Après le lancement de l’atelier sur la « Mise en œuvre des écoles doctorales en RDC » depuis la salle Monseigneur Tshibangu Tshishiku de l’Université de Lubumbashi, ce mercredi 10 décembre 2025, les académiques venus de toute la République Démocratique du Congo se sont retrouvés en panel dans la salle Professeur Muteta de la Faculté de Médecine.
Comment le système doctoral s’est-il construit ? Comment évolue-t-il ? Comment doit-il fonctionner pour garantir la qualité scientifique, la crédibilité des diplômes et la conformité aux standards internationaux ?
Ces questions, conçues par le Professeur Ekolo Adiaka John, Vice-président de la Commission Doctorale et Conseiller de la Ministre de l’ESURSI, ont fait l’objet d’une réflexion au cours de ce premier panel fondamentalement basé sur la compréhension du cadre juridique et réglementaire de l’organisation de l’école doctorale en RDC.
Le Professeur a rappelé que la réforme de l’école doctorale portée par l’Arrêté numéro 134 marque un tournant décisif dans l’histoire de la recherche scientifique en RDC. Celle-ci vise la crédibilité des diplômes, la rigueur méthodologique, l’intégrité scientifique et l’alignement international des universités congolaises.
Cependant, a-t-il ajouté, cette réforme ne deviendra effective que si chaque établissement, chaque encadrant et chaque doctorant s’approprient pleinement les textes qui la fondent.

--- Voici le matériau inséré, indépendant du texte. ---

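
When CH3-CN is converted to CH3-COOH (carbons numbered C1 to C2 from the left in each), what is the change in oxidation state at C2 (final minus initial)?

0

Before: C2 has 1 bond to C, 3 bonds to N → oxidation state +3.
After: C2 has 1 bond to C, 3 bonds to O → oxidation state +3.
Δ = +3 − (+3) = 0, so no net redox change at C2.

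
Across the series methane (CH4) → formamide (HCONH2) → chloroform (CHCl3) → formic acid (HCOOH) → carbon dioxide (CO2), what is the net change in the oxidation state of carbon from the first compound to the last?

Carbon oxidation states along the series — methane: -4, formamide: +2, chloroform: +2, formic acid: +2, carbon dioxide: +4.
Net change = +4 − (-4) = +8.

+8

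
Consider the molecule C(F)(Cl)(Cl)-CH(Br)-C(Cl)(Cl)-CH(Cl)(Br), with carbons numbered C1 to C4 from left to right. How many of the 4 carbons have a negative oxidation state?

Tallying each carbon's bonds:
C1: 1C, 1F, 2Cl → 0 + 1 + 2 = +3
C2: 2C, 1H, 1Br → 0 − 1 + 1 = 0
C3: 2C, 2Cl → 0 + 2 = +2
C4: 1C, 1H, 1Cl, 1Br → 0 − 1 + 1 + 1 = +1
0 carbons meet the condition.

0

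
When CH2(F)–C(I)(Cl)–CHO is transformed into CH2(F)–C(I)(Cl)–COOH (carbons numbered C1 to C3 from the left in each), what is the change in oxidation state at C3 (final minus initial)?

+2

Before: C3 has 1 bond to C, 1 bond to H, 2 bonds to O → oxidation state +1.
After: C3 has 1 bond to C, 3 bonds to O → oxidation state +3.
Δ = +3 − (+1) = +2, so this is an oxidation at C3.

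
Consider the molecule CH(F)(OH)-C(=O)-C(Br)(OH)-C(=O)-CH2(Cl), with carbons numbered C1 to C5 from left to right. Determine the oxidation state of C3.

C3 has one bond to C (0), one bond to C (0), one bond to Br (+1), one bond to O (+1).
Oxidation state = 0 + 0 + 1 + 1 = +2.

+2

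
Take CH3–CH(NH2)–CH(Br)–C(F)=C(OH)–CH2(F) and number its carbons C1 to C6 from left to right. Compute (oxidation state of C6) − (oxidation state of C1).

C6: 1C, 2H, 1F → 0 − 2 + 1 = -1
C1: 1C, 3H → 0 − 3 = -3
Difference: -1 − (-3) = +2.

+2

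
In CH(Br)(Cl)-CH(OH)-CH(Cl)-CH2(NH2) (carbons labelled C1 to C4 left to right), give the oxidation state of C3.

Each bond to a more electronegative atom (O, N, halogen) counts +1, each bond to a less electronegative atom (H, metal, B, Si) counts −1, and each C–C bond counts 0.
C3 has one bond to C (0), one bond to C (0), one bond to H (-1), one bond to Cl (+1).
Oxidation state = 0 + 0 − 1 + 1 = 0.

0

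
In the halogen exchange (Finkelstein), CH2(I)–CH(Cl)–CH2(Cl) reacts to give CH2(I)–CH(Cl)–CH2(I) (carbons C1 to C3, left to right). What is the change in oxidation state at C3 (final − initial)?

0

Before: C3 has 1 bond to C, 2 bonds to H, 1 bond to Cl → oxidation state -1.
After: C3 has 1 bond to C, 2 bonds to H, 1 bond to I → oxidation state -1.
Δ = -1 − (-1) = 0, so no net redox change at C3.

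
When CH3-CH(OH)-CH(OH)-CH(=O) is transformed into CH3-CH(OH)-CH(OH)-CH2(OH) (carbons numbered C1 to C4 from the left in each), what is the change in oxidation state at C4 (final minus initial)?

-2

Before: C4 has 1 bond to C, 1 bond to H, 2 bonds to O → oxidation state +1.
After: C4 has 1 bond to C, 2 bonds to H, 1 bond to O → oxidation state -1.
Δ = -1 − (+1) = -2, so this is a reduction at C4.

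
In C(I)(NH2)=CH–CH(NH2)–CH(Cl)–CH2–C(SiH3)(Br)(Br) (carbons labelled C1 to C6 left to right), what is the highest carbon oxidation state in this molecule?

+2

Tallying each carbon's bonds:
C1: 2C, 1N, 1I → 0 + 1 + 1 = +2
C2: 3C, 1H → 0 − 1 = -1
C3: 2C, 1H, 1N → 0 − 1 + 1 = 0
C4: 2C, 1H, 1Cl → 0 − 1 + 1 = 0
C5: 2C, 2H → 0 − 2 = -2
C6: 1C, 2Br, 1Si → 0 + 2 − 1 = +1
The highest value is +2.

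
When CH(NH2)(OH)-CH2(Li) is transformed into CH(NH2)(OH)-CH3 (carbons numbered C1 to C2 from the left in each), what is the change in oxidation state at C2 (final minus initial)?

Before: C2 has 1 bond to C, 2 bonds to H, 1 bond to Li → oxidation state -3.
After: C2 has 1 bond to C, 3 bonds to H → oxidation state -3.
Δ = -3 − (-3) = 0, so no net redox change at C2.

0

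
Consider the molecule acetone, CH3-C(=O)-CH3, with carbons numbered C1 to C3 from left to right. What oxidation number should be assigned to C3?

-3

Assign +1 per bond to O/N/halogen, −1 per bond to H or an electropositive element, and 0 per bond to carbon.
C3 has one bond to H (-1), one bond to H (-1), one bond to H (-1), one bond to C (0).
Oxidation state = -1 − 1 − 1 + 0 = -3.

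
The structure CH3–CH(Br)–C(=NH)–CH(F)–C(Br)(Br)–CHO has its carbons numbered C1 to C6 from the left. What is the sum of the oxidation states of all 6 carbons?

Count +1 for every bond to an atom more electronegative than carbon and −1 for every bond to one less electronegative; C–C bonds are 0. Tallying each carbon:
C1: 1C, 3H → 0 − 3 = -3
C2: 2C, 1H, 1Br → 0 − 1 + 1 = 0
C3: 2C, 2N → 0 + 2 = +2
C4: 2C, 1H, 1F → 0 − 1 + 1 = 0
C5: 2C, 2Br → 0 + 2 = +2
C6: 1C, 1H, 2O → 0 − 1 + 2 = +1
Sum = -3 + 0 + 2 + 0 + 2 + 1 = +2.

+2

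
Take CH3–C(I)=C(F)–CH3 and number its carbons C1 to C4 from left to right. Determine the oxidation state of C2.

+1

Bonds to more-electronegative neighbours contribute +1 each, bonds to H or metals contribute −1 each, and C–C bonds contribute 0.
C2 has one bond to C (0), a double bond to C (2×0 = 0), one bond to I (+1).
Oxidation state = 0 + 0 + 1 = +1.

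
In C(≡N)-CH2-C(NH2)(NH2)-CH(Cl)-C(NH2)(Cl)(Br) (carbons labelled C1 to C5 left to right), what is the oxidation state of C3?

C3 has one bond to C (0), one bond to C (0), one bond to N (+1), one bond to N (+1).
Oxidation state = 0 + 0 + 1 + 1 = +2.

+2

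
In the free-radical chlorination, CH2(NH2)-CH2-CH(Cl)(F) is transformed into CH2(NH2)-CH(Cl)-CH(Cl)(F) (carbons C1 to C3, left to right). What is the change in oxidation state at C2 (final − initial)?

Before: C2 has 2 bonds to C, 2 bonds to H → oxidation state -2.
After: C2 has 2 bonds to C, 1 bond to H, 1 bond to Cl → oxidation state 0.
Δ = 0 − (-2) = +2, so this is an oxidation at C2.

+2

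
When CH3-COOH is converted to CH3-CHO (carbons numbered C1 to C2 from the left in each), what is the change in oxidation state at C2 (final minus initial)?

Before: C2 has 1 bond to C, 3 bonds to O → oxidation state +3.
After: C2 has 1 bond to C, 1 bond to H, 2 bonds to O → oxidation state +1.
Δ = +1 − (+3) = -2, so this is a reduction at C2.

-2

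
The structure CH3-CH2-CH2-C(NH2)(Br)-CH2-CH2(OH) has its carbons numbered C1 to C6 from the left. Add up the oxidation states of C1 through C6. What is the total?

-8

Tallying each carbon's bonds:
C1: 1C, 3H → 0 − 3 = -3
C2: 2C, 2H → 0 − 2 = -2
C3: 2C, 2H → 0 − 2 = -2
C4: 2C, 1N, 1Br → 0 + 1 + 1 = +2
C5: 2C, 2H → 0 − 2 = -2
C6: 1C, 2H, 1O → 0 − 2 + 1 = -1
Sum = -3 − 2 − 2 + 2 − 2 − 1 = -8.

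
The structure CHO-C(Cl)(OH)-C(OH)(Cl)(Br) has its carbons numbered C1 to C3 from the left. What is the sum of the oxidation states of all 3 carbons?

Each bond to a more electronegative atom (O, N, halogen) counts +1, each bond to a less electronegative atom (H, metal, B, Si) counts −1, and each C–C bond counts 0. Tallying each carbon:
C1: 1C, 1H, 2O → 0 − 1 + 2 = +1
C2: 2C, 1O, 1Cl → 0 + 1 + 1 = +2
C3: 1C, 1O, 1Cl, 1Br → 0 + 1 + 1 + 1 = +3
Sum = +1 + 2 + 3 = +6.

+6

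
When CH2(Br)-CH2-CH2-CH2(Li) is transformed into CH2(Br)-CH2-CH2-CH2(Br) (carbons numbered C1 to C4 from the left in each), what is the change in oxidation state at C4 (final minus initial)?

+2

Before: C4 has 1 bond to C, 2 bonds to H, 1 bond to Li → oxidation state -3.
After: C4 has 1 bond to C, 2 bonds to H, 1 bond to Br → oxidation state -1.
Δ = -1 − (-3) = +2, so this is an oxidation at C4.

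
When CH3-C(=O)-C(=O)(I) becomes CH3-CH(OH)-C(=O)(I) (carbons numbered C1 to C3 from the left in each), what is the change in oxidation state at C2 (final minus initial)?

Before: C2 has 2 bonds to C, 2 bonds to O → oxidation state +2.
After: C2 has 2 bonds to C, 1 bond to H, 1 bond to O → oxidation state 0.
Δ = 0 − (+2) = -2, so this is a reduction at C2.

-2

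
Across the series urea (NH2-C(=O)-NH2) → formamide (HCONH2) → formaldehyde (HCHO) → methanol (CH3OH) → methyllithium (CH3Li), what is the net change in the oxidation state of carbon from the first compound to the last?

-8

Carbon oxidation states along the series — urea: +4, formamide: +2, formaldehyde: 0, methanol: -2, methyllithium: -4.
Net change = -4 − (+4) = -8.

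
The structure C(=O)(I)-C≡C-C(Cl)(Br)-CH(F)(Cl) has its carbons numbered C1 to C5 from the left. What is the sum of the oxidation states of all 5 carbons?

Tallying each carbon's bonds:
C1: 1C, 2O, 1I → 0 + 2 + 1 = +3
C2: 4C → 0 = 0
C3: 4C → 0 = 0
C4: 2C, 1Cl, 1Br → 0 + 1 + 1 = +2
C5: 1C, 1H, 1F, 1Cl → 0 − 1 + 1 + 1 = +1
Sum = +3 + 0 + 0 + 2 + 1 = +6.

+6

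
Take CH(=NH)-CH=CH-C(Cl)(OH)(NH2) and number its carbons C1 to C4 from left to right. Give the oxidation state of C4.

C4 has one bond to C (0), one bond to Cl (+1), one bond to O (+1), one bond to N (+1).
Oxidation state = 0 + 1 + 1 + 1 = +3.

+3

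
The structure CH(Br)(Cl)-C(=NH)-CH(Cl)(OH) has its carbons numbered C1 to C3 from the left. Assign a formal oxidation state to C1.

C1 has one bond to C (0), one bond to Br (+1), one bond to Cl (+1), one bond to H (-1).
Oxidation state = 0 + 1 + 1 − 1 = +1.

+1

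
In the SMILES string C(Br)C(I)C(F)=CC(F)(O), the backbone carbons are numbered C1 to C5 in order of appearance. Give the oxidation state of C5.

+1

C5 has one bond to C (0), one bond to H (-1), one bond to F (+1), one bond to O (+1).
Oxidation state = 0 − 1 + 1 + 1 = +1.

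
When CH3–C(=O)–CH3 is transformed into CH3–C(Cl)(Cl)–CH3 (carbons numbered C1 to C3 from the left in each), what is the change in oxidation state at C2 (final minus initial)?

Before: C2 has 2 bonds to C, 2 bonds to O → oxidation state +2.
After: C2 has 2 bonds to C, 2 bonds to Cl → oxidation state +2.
Δ = +2 − (+2) = 0, so no net redox change at C2.

0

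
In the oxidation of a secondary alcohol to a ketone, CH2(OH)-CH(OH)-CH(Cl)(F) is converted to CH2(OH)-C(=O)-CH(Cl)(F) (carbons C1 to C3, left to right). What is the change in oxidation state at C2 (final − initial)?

Before: C2 has 2 bonds to C, 1 bond to H, 1 bond to O → oxidation state 0.
After: C2 has 2 bonds to C, 2 bonds to O → oxidation state +2.
Δ = +2 − (0) = +2, so this is an oxidation at C2.

+2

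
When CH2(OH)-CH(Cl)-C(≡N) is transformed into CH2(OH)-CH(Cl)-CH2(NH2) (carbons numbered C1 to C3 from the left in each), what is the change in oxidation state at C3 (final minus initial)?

Before: C3 has 1 bond to C, 3 bonds to N → oxidation state +3.
After: C3 has 1 bond to C, 2 bonds to H, 1 bond to N → oxidation state -1.
Δ = -1 − (+3) = -4, so this is a reduction at C3.

-4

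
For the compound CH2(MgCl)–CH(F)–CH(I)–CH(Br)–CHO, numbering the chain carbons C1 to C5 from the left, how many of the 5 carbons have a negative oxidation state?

1

Tallying each carbon's bonds:
C1: 1C, 2H, 1Mg → 0 − 2 − 1 = -3
C2: 2C, 1H, 1F → 0 − 1 + 1 = 0
C3: 2C, 1H, 1I → 0 − 1 + 1 = 0
C4: 2C, 1H, 1Br → 0 − 1 + 1 = 0
C5: 1C, 1H, 2O → 0 − 1 + 2 = +1
1 carbon (C1) meets the condition.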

Le Professeur Pangadjanga O. Kakese Barthélémy, en ce qui le concerne, a passé en revue l’historique de l’école doctorale en RDC de 1971 à ce jour. Il a rappelé que le PADEM, institué en 2004, n’a pas eu d’impact significatif sur l’organisation du troisième cycle.
Ce programme a, en outre, été critiqué pour avoir minimisé la portée de la réforme de la formation de l’époque, notamment en raison de la réduction du nombre de cours proposée. Au contraire il a eu le mérite de se moderniser en introduisant quelques enseignements qui devenaient nécéssaires en introduisant l’informatique générale, les nouvelles technologies de l’information et de la communication, les neurosciences et bien d’autres.
Le Professeur Otemikongo Mandefu a dénoncé le dysfonctionnement observé dans les institutions d’enseignement supérieur non éligibles d’organiser le troisième cycle.
Au Professeur Ipo Abelela d’ajouter, que la structure de l’école doctorale n’est pas uniforme. On observe différents types d’écoles doctorales : interfacultaires, interuniversitaires, et interdisciplinaires. Il est essentiel de bien comprendre ces configurations pour appréhender notre contexte spécifique.
De ce fait, ces travaux ont eu pour mission de régler le secteur d’enseignement supérieur et universitaires en RDC. Il a aussi proposé d’incorporer l’école doctorale dans la loi portant organisation et fonctionnement des organes d’administration de l’enseignement supérieur.
Ce premier panel a permis de passer en revue tous les instruments qui réglementent le sous secteur. Certes, l’arsenal des instruments juridiques ad-hoc ont actuellement comme épicentre l’arrêté 137 et l’instruction académique 027, dans le contexte actuel d’abandon du Programme d’appui au développement de l’enseignement de l’enseignement et de la modernisation (PADEM) au profit du système LMD.